Authorities have upgraded tomorrow’s fire danger rating to catastrophic in the Illawarra and Shoalhaven.
Of the 21 NSW fire areas only the Southern Ranges - covering Palerang, Goulburn Mulwaree, Queanbeyan, Upper Lachlan and Yass Valley - is regarded as equally at risk.
The catastrophic status takes into account the extreme heat and strong north and north-westerly winds likely to be experienced across both areas.
Several other parts of NSW are considered at extreme or severe risk, while a total fire ban is in place state-wide.
Carers, bosses and property-holders are being urged to make early preparations for the near-record temperatures forecast for parts of the state tomorrow.
The mercury is forecast to climb to 45 degrees in some towns in the state’s north-west while in Sydney and Wollongong the forecast is for 43 degrees.
It was New Year’s day, 2006, when the weather station at Bellambi last recorded such extreme heat. Then, it was two degrees hotter at Albion Park.
The heat poses health risks to vulnerable groups including the elderly, babies, pregnant women, the overweight, people on certain medications and outdoor labourers.
WorkCover NSW is encouraging employers to reschedule work to earlier or later than usual to keep workers out of the most extreme heat tomorrow.
‘‘If possible, you should try to re-schedule work to cooler times of the day,’’ the agency’s general manager of workplace health and safety, John Watson, said in a statement earlier today.
‘‘If this is not possible, ensure that workers have access to plain drinking water, shaded rest areas and regular rest breaks.’’
NSW Health advises vulnerable people including over-75s, the obese and overweight, the immobile, the socially isolated and breastfeeding and pregnant woman, to stay out of the sun.
Some medications can hinder a person’s ability to sweat, compromising the body’s ability to cool itself.
An animal or child left in an enclosed car would be exposed to temperatures up to 30-40 degrees higher than the outside air - potentially more than 80 degrees tomorrow if forecasts prove correct.
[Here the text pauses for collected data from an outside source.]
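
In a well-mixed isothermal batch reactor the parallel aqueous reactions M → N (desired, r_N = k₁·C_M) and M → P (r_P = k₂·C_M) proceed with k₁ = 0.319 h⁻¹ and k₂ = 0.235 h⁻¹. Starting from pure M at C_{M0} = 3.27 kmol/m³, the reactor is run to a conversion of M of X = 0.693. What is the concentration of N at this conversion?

1.30 kmol/m³

C_M = C_{M0}(1−X) = 1.004 kmol/m³.
Both paths are first order in M, so the instantaneous fraction to N is constant: dC_N/d(−C_M) = k₁/(k₁+k₂) = 0.5758.
C_N = 0.5758·(C_{M0}−C_M) = 0.5758×2.266 = 1.30 kmol/m³.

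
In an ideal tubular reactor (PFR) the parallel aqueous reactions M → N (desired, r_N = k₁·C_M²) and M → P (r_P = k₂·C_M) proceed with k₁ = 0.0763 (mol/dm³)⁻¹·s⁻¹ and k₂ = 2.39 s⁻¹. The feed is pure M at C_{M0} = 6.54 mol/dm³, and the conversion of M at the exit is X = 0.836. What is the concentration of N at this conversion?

C_M = C_{M0}(1−X) = 1.073 mol/dm³.
Along a PFR/batch, dC_P/dC_M = −r_P/(r_N+r_P) = −k₂/(k₂+k₁·C_M).
Integrating from C_{M0} to C_M: C_P = (2.39/0.0763)·ln[(2.39+0.0763·6.54)/(2.39+0.0763·1.07)] = 31.32·ln(2.889/2.472) = 4.885 mol/dm³.
Then C_N = (C_{M0}−C_M) − C_P = 5.467 − 4.885 = 0.5825 mol/dm³.

0.583 mol/dm³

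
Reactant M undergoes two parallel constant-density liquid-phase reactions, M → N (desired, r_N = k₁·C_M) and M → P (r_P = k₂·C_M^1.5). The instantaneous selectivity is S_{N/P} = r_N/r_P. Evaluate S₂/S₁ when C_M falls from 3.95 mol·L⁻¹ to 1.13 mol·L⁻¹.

1.87

S_{N/P} = (k₁/k₂)·C_M^-0.5, so S₂/S₁ = (C_{M,2}/C_{M,1})^-0.5.
= (1.13/3.95)^(-0.5) = (0.2861)^(-0.5) = 1.87.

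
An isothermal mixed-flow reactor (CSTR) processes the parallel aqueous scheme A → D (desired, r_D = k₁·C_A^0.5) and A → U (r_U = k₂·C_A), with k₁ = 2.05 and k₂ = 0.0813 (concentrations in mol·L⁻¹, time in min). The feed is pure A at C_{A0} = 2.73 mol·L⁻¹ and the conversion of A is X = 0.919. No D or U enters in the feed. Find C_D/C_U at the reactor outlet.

Exit C_A = C_{A0}(1−X) = 2.73×0.0810 = 0.2211 mol·L⁻¹.
In a CSTR the entire volume is at exit conditions, so r_D = 2.05×0.2211^0.5 = 0.9640 and r_U = 0.0813×0.2211 = 0.01798.
Overall selectivity = C_D/C_U = r_Dτ/(r_Uτ) = r_D/r_U = 53.6.

53.6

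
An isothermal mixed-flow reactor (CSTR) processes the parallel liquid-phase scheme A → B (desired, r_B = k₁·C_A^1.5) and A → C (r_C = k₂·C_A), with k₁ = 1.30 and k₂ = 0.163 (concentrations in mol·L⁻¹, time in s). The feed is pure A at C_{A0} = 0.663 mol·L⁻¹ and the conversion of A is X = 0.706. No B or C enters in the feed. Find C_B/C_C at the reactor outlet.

Exit C_A = C_{A0}(1−X) = 0.663×0.294 = 0.1949 mol·L⁻¹.
A CSTR operates uniformly at the exit composition, giving r_B = 0.1119 and r_C = 0.03177 (each k·C_A^n at C_A = 0.1949).
Overall selectivity = C_B/C_C = r_Bτ/(r_Cτ) = r_B/r_C = 3.52.

3.52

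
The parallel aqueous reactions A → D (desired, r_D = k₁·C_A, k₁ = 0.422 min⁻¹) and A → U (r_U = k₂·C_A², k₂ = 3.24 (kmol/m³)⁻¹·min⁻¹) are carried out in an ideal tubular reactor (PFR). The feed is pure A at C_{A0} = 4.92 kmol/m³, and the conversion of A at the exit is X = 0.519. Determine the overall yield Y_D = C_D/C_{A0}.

0.0186

C_A = C_{A0}(1−X) = 2.367 kmol/m³.
Along a PFR/batch, dC_D/dC_A = −r_D/(r_D+r_U) = −k₁/(k₁+k₂·C_A).
Integrating from C_{A0} to C_A: C_D = (0.422/3.24)·ln[(0.422+3.24·4.92)/(0.422+3.24·2.37)] = 0.1302·ln(16.36/8.090) = 0.09175 kmol/m³.
Y_D = C_D/C_{A0} = 0.09175/4.92 = 0.0186.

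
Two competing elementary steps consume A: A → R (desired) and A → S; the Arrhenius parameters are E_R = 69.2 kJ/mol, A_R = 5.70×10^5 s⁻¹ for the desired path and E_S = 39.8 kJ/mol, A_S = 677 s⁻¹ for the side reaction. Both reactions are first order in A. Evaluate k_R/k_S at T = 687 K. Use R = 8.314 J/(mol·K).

4.90

With equal orders, S_{R/S} = k_R/k_S = (A_R/A_S)·exp[(E_S−E_R)/(RT)].
(E_S−E_R)/(RT) = (39.8−69.2)×10³/(8.314×687) = -29400/5712 = -5.147.
k_R/k_S = (5.70×10^5/677)·exp(-5.147) = 841.9 × 0.005815 = 4.90.
Since E_R > E_S, raising the temperature improves selectivity toward R.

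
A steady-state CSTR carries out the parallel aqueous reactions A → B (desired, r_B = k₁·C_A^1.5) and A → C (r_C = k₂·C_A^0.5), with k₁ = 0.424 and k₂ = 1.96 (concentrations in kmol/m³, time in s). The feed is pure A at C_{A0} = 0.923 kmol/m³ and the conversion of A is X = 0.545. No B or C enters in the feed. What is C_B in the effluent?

0.0419 kmol/m³

Exit C_A = C_{A0}(1−X) = 0.923×0.455 = 0.4200 kmol/m³.
A CSTR operates uniformly at the exit composition, giving r_B = 0.1154 and r_C = 1.270 (each k·C_A^n at C_A = 0.4200).
Fraction of consumed A going to B: r_B/(r_B+r_C) = 0.08328.
C_B = 0.08328·C_{A0}·X = 0.08328×0.923×0.545 = 0.0419 kmol/m³.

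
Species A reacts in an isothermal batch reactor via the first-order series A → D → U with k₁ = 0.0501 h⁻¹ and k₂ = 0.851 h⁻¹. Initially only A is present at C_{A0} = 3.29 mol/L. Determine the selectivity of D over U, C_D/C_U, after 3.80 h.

0.397

The intermediate concentration in a first-order A→B→C sequence is C_D = k₁C_{A0}(e^(−k₁t) − e^(−k₂t))/(k₂−k₁).
e^(−k₁t) = e^(−0.0501×3.80) = e^(−0.1904) = 0.8266; e^(−k₂t) = e^(−3.234) = 0.03941.
C_D = 0.0501×3.29/(0.851−0.0501) × (0.8266−0.03941) = 0.2058×0.7872 = 0.1620 mol/L.
C_A = C_{A0}e^(−k₁t) = 2.720 mol/L, so C_U = C_{A0}−C_A−C_D = 0.4083 mol/L; C_D/C_U = 0.397.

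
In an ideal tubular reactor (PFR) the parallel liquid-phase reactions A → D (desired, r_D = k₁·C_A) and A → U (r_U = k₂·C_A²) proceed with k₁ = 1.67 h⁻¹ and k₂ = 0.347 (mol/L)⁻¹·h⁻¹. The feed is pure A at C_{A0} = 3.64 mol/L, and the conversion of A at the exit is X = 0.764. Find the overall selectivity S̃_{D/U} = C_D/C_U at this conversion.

2.23

C_A = C_{A0}(1−X) = 0.8590 mol/L.
Along a PFR/batch, dC_D/dC_A = −r_D/(r_D+r_U) = −k₁/(k₁+k₂·C_A).
Integrating from C_{A0} to C_A: C_D = (1.67/0.347)·ln[(1.67+0.347·3.64)/(1.67+0.347·0.859)] = 4.813·ln(2.933/1.968) = 1.920 mol/L.
C_U = (C_{A0}−C_A)−C_D = 0.8607 mol/L; S̃_{D/U} = 1.920/0.8607 = 2.23.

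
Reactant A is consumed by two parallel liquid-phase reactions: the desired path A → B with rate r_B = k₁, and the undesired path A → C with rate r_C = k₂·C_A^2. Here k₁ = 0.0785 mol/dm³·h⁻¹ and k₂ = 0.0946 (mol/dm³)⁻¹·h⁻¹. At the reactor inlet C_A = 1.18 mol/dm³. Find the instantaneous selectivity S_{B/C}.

S_{B/C} = r_B/r_C = (k₁)/(k₂·C_A^2) = (k₁/k₂)·C_A^-2.
= (0.0785) / (0.0946×1.180^2) = 0.07850/0.1317 = 0.596.

0.596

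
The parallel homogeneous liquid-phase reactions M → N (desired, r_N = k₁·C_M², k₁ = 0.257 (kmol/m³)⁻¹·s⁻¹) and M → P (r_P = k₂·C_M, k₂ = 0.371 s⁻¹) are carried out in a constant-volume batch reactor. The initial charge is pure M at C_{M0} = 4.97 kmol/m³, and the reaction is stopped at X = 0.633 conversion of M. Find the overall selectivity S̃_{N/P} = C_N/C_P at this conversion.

C_M = C_{M0}(1−X) = 1.824 kmol/m³.
Along a PFR/batch, dC_P/dC_M = −r_P/(r_N+r_P) = −k₂/(k₂+k₁·C_M).
Integrating from C_{M0} to C_M: C_P = (0.371/0.257)·ln[(0.371+0.257·4.97)/(0.371+0.257·1.82)] = 1.444·ln(1.648/0.8398) = 0.9735 kmol/m³.
Then C_N = (C_{M0}−C_M) − C_P = 3.146 − 0.9735 = 2.173 kmol/m³.
S̃_{N/P} = C_N/C_P = 2.173/0.9735 = 2.23.

2.23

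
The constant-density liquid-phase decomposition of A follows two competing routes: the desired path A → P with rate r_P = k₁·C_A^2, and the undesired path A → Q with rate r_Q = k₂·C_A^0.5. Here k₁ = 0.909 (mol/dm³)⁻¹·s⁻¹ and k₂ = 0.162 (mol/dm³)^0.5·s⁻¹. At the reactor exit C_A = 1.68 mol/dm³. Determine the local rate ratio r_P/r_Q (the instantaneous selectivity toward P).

S_{P/Q} = r_P/r_Q = (k₁·C_A^2)/(k₂·C_A^0.5) = (k₁/k₂)·C_A^1.5.
= (0.909×1.680^2) / (0.162×1.680^0.5) = 2.566/0.2100 = 12.2.

12.2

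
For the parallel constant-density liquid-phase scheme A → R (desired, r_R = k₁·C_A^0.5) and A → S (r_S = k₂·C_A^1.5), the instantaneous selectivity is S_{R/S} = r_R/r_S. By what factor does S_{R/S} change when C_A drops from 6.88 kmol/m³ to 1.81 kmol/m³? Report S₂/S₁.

S_{R/S} = (k₁/k₂)·C_A⁻¹, so S₂/S₁ = (C_{A,2}/C_{A,1})⁻¹.
= 6.88/1.81 = 3.80.
Selectivity toward R rises as C_A falls — low-concentration operation is favoured.

3.80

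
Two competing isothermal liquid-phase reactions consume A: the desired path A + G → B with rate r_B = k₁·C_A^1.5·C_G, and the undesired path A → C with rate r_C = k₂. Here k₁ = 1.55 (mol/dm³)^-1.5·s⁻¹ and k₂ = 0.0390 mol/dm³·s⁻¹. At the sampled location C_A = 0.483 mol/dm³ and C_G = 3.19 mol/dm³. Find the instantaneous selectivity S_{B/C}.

S_{B/C} = r_B/r_C = (k₁·C_A^1.5·C_G)/(k₂) = (k₁/k₂)·C_A^1.5·C_G.
= (1.55×0.4830^1.5×3.190) / (0.0390) = 1.660/0.03900 = 42.6.
Since the desired path is higher order in A, keeping C_A high (PFR or concentrated feed) favours B.

42.6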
Fire authorities are bracing for a potentially catastrophic day.
Illawarra Zone Rural Fire Service Superintendent Richard Cotterill said today - not tomorrow - was the time for property owners to prepare their homes and make a plan about whether to stay or go if fire eventuates.
‘‘Don’t leave it to the last minute because that’s the most dangerous time to leave and that results in loss of life time and time again in major fire activity,’’ he said.
‘‘Even if people are staying and defending, there might be an opportunity to take some of their more valuable things out of their house and leave then with friends so there is one less thing to worry about in the heat of the moment.
‘‘Take pets and leave them with someone and even think about your kids - maybe it would be safer to have them staying away at grandma’s or a friend’s place because staying and fighting a fire can be pretty traumatic for kids.’’
For those who would stay and defend their homes, Mr Cotterill urged people to ‘‘do their housekeeping’’, by cleaning up any flammable materials like leaf build-up, dry grass and making sure there were no vents or holes where embers could get in.